One of the panels I was most excited to be covering was the spotlight on Jeff Smith. I have been a huge fan of Jeff’s work since I picked up issue 8 of Bone at my local comic store. Reading the adventures of the Bone cousins always reminded me of the first time I read The Hobbit. I managed to get a seat in the second row, right in front of the podium where Smith would be speaking.
Smith self moderated the panel, and opened things up discussing RASL. Smith discussed the process of creating RASL and how he spent a lot of time on research, as he wanted the science to be as real as possible. He said he was looking to do an Arthur C. Clarke book, with Dashiell Hammett characters.
For the last six months, Smith has been preparing to release the collected RASL. He has been adding pages to the story, cleaning things up, and having it colored. Smith brought on Steve Hamaker, the colorist for the Bone Scholastic color books, as the colorist. The book is set to be released in September, and is available for preorder now from Amazon.
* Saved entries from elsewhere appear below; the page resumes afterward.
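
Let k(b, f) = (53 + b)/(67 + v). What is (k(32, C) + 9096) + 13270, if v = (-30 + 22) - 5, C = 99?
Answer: 1207849/54 ≈ 22368.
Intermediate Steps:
v = -13 (v = -8 - 5 = -13)
k(b, f) = 53/54 + b/54 (k(b, f) = (53 + b)/(67 - 13) = (53 + b)/54 = (53 + b)*(1/54) = 53/54 + b/54)
(k(32, C) + 9096) + 13270 = ((53/54 + (1/54)*32) + 9096) + 13270 = ((53/54 + 16/27) + 9096) + 13270 = (85/54 + 9096) + 13270 = 491269/54 + 13270 = 1207849/54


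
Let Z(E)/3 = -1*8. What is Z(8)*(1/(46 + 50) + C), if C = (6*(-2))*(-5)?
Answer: -5761/4 ≈ -1440.3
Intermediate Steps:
Z(E) = -24 (Z(E) = 3*(-1*8) = 3*(-8) = -24)
C = 60 (C = -12*(-5) = 60)
Z(8)*(1/(46 + 50) + C) = -24*(1/(46 + 50) + 60) = -24*(1/96 + 60) = -24*5761/96 = -5761/4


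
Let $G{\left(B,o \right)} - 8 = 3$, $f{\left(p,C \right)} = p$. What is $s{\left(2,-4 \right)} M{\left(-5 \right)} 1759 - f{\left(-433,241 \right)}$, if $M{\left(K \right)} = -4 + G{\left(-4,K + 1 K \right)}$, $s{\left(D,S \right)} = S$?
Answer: $-48819$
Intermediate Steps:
$G{\left(B,o \right)} = 11$ ($G{\left(B,o \right)} = 8 + 3 = 11$)
$M{\left(K \right)} = 7$ ($M{\left(K \right)} = -4 + 11 = 7$)
$s{\left(2,-4 \right)} M{\left(-5 \right)} 1759 - f{\left(-433,241 \right)} = \left(-4\right) 7 \cdot 1759 - -433 = \left(-28\right) 1759 + 433 = -49252 + 433 = -48819$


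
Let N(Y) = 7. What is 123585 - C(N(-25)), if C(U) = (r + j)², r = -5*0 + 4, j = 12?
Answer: 123329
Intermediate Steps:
r = 4 (r = 0 + 4 = 4)
C(U) = 256 (C(U) = (4 + 12)² = 16² = 256)
123585 - C(N(-25)) = 123585 - 1*256 = 123585 - 256 = 123329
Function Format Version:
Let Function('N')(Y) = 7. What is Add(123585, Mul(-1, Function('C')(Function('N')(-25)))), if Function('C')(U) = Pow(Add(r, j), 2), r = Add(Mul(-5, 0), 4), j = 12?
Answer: 123329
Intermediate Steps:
r = 4 (r = Add(0, 4) = 4)
Function('C')(U) = 256 (Function('C')(U) = Pow(Add(4, 12), 2) = Pow(16, 2) = 256)
Add(123585, Mul(-1, Function('C')(Function('N')(-25)))) = Add(123585, Mul(-1, 256)) = Add(123585, -256) = 123329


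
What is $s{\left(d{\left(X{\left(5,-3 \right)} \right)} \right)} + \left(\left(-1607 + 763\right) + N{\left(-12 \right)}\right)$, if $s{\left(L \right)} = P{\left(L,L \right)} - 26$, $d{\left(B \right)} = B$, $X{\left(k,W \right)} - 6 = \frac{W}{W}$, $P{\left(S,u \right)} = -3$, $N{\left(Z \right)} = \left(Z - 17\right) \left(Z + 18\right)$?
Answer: $-1047$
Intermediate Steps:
$N{\left(Z \right)} = \left(-17 + Z\right) \left(18 + Z\right)$
$X{\left(k,W \right)} = 7$ ($X{\left(k,W \right)} = 6 + \frac{W}{W} = 6 + 1 = 7$)
$s{\left(L \right)} = -29$ ($s{\left(L \right)} = -3 - 26 = -29$)
$s{\left(d{\left(X{\left(5,-3 \right)} \right)} \right)} + \left(\left(-1607 + 763\right) + N{\left(-12 \right)}\right) = -29 + \left(\left(-1607 + 763\right) - \left(318 - 144\right)\right) = -29 - 1018 = -1047$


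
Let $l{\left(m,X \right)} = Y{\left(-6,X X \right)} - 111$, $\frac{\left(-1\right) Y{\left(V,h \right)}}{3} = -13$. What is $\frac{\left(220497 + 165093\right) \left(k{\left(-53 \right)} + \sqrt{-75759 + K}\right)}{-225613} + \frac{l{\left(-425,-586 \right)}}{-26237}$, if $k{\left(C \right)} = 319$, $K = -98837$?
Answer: $- \frac{3227218976634}{5919408281} - \frac{771180 i \sqrt{43649}}{225613} \approx -545.19 - 714.13 i$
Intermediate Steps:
$Y{\left(V,h \right)} = 39$ ($Y{\left(V,h \right)} = \left(-3\right) \left(-13\right) = 39$)
$l{\left(m,X \right)} = -72$ ($l{\left(m,X \right)} = 39 - 111 = -72$)
$\frac{\left(220497 + 165093\right) \left(k{\left(-53 \right)} + \sqrt{-75759 + K}\right)}{-225613} + \frac{l{\left(-425,-586 \right)}}{-26237} = \frac{\left(220497 + 165093\right) \left(319 + \sqrt{-75759 - 98837}\right)}{-225613} - \frac{72}{-26237} = 385590 \left(319 + \sqrt{-174596}\right) \left(- \frac{1}{225613}\right) - - \frac{72}{26237} = 385590 \left(319 + 2 i \sqrt{43649}\right) \left(- \frac{1}{225613}\right) + \frac{72}{26237} = \left(123003210 + 771180 i \sqrt{43649}\right) \left(- \frac{1}{225613}\right) + \frac{72}{26237} = \left(- \frac{123003210}{225613} - \frac{771180 i \sqrt{43649}}{225613}\right) + \frac{72}{26237} = - \frac{3227218976634}{5919408281} - \frac{771180 i \sqrt{43649}}{225613}$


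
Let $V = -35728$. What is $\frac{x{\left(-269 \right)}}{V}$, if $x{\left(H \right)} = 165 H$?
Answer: $\frac{4035}{3248} \approx 1.2423$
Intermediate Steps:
$\frac{x{\left(-269 \right)}}{V} = \frac{165 \left(-269\right)}{-35728} = \left(-44385\right) \left(- \frac{1}{35728}\right) = \frac{4035}{3248}$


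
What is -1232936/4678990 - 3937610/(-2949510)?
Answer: 739374037627/690036389745 ≈ 1.0715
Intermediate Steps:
-1232936/4678990 - 3937610/(-2949510) = -1232936*1/4678990 - 3937610*(-1/2949510) = -616468/2339495 + 393761/294951 = 739374037627/690036389745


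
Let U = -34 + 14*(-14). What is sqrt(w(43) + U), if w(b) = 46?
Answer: 2*I*sqrt(46) ≈ 13.565*I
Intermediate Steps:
U = -230 (U = -34 - 196 = -230)
sqrt(w(43) + U) = sqrt(46 - 230) = sqrt(-184) = 2*I*sqrt(46)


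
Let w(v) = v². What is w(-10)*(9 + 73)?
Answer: 8200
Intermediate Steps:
w(-10)*(9 + 73) = (-10)²*(9 + 73) = 100*82 = 8200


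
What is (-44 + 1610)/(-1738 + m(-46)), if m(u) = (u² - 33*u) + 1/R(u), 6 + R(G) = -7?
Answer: 20358/24647 ≈ 0.82598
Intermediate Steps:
R(G) = -13 (R(G) = -6 - 7 = -13)
m(u) = -1/13 + u² - 33*u (m(u) = (u² - 33*u) + 1/(-13) = (u² - 33*u) - 1/13 = -1/13 + u² - 33*u)
(-44 + 1610)/(-1738 + m(-46)) = (-44 + 1610)/(-1738 + (-1/13 + (-46)² - 33*(-46))) = 1566/(-1738 + (-1/13 + 2116 + 1518)) = 1566/(-1738 + 47241/13) = 1566/(24647/13) = 1566*(13/24647) = 20358/24647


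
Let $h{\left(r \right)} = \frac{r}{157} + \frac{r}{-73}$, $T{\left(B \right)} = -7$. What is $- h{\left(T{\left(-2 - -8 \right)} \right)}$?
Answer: $- \frac{588}{11461} \approx -0.051304$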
Smith next talked about what he is going to work on next. As previously reported, Smith will be coming out with a new title called Tuki Save The Humans. Tuki will combine the humor and fantasy that Smith had missed from his time working on Bone. It will take place 2,000,000 years ago, and Tuki will be Homo Erectus. The story is during the Ice Age, and the moisture has been sucked out of Africa, creating a desert. Tuki goes on journey to leave Africe, to become the first human to ever leave Africa. Along the way, all of Africa will try to stop Tuki – the animal spirits, humans, creatures, and more.
Unlike Bone and RASL, Tuki will be in color from the beginning. Smith intends to release it as a weekly free web comic. Eventually he will release chapters or arcs as books for sale. Tuki will something that kids will be able to read, and as his editor at Scholastic has been pushing for more books from Smith, Scholastic will likely eventually publish it.
Smith was asked about the Bone movie, and he said Warner Bros. is still spending money on developing it, even five years, so as far as he knows it will eventually happen.
I was able to ask Smith about the IDW Artist’s Edition of Bone: The Great Cow Race, that had been announced the day before at the IDW Artist’s Edition panel. I wanted to know if I could maybe have the entire Bone story in the Artist’s Edition format. Smith said he was very encouraged by the reaction to the audience at the idea of releasing all nine books as Artist’s Editions. I asked what he thought of having been able to release and sell Bone originally as a black and white book, then color, and now as books of his original drawings. He responded that he was very excited that he found another way for people to buy the book.
The panel left me very excited to see a lot more work from Jeff Smith in the near future.